For your products or services to show up in a Google search, you need to ensure that the search engine is “indexing” your website, effectively storing your information ahead of ranking you against competitive sites. Wiley Efficient Learning’s site performance indicated that it had an indexing problem.
Rebel had the answer: A Site Crawl & Indexation Audit that would help remove the roadblocks.
A Website in the Dark
There are any number of reasons that Google is unable to effectively crawl and index your site. (Indexing is the process Google uses to get information about your site, compare it to others, and then rank it.) Webpages might have keyword, metadata, and status issues, or related signals that create access issues for Googlebot — what Google uses to “crawl” sites for content — resulting in either your site’s content not showing up or rendering the wrong content, giving searchers the dreaded “404 Page Not Found” error. That was the issue for Wiley Efficient Learning — poor indexing was keeping their website off the search radar.
Uncovering the Roadblocks
The only way to truly gauge where the obstacles were – especially given the overall expansiveness of the Wiley site — was through a comprehensive Site Crawl & Indexation Audit process.

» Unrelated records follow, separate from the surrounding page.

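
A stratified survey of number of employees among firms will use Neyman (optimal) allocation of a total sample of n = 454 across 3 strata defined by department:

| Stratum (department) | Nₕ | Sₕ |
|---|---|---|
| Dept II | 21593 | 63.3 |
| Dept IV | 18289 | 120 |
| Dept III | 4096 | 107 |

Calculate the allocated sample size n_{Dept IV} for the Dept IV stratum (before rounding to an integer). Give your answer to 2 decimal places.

Neyman allocation: nₕ = n·NₕSₕ / Σⱼ NⱼSⱼ.
Σ NⱼSⱼ = 21593·63.3 + 18289·120 + 4096·107 = 3.9997889 × 10^6.
n_{Dept IV} = 454·18289·120 / (3.9997889 × 10^6) = 249.11.

249.11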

The exhaustive exploration included, but was not limited to:
URL statuses across the site. One of the first things we look at when crawling large websites is the spread of response codes that pop up for URLs across the website. These status codes are important because they can determine if and how your website is crawled by Google. While reviewing efficientlearning.com, we found a wide range of status code breakdowns, which has the capability to stop crawling.
Robots.txt files. These are instructions for crawlers, like Googlebot. When crawlers show up to your website to navigate your website, they first encounter your website’s robots.txt file. This file gives crawlers instructions about which pages they are allowed to visit and where your sitemaps are located. For Wiley, we found “broken” robot.txt files resulting in approximately 78 unindexed pages, all of which had valuable content.
Sitemaps. Sitemaps are used to tell search engines which of the pages on your site are most important. The rule of thumb is that you want pages only with a 200 status code (a response code that indicates that a request has succeeded) and that exclude pages that cannot be indexed. In Sitemap searching, Rebel found some sitemaps incorrectly redirecting back to the home page, hundreds of URLs excluded from sitemaps or orphaned, and duplicate and non-indexable URLs.
Canonical tags. Canonical tags are used to suggest to Google which URL is the correct version of a page that should be shown in Google. This is helpful when exact or near duplicates of a page exist across the website. For efficientlearning.com, we found 500 missing tags and several non-indexable tags.
The point of the Site Crawl & Indexation Audit is that most of us simply don’t know what we don’t know. The audit uncovered hundreds of “hidden” obstacles to an optimized, Google-friendly Wiley Efficient Learning site.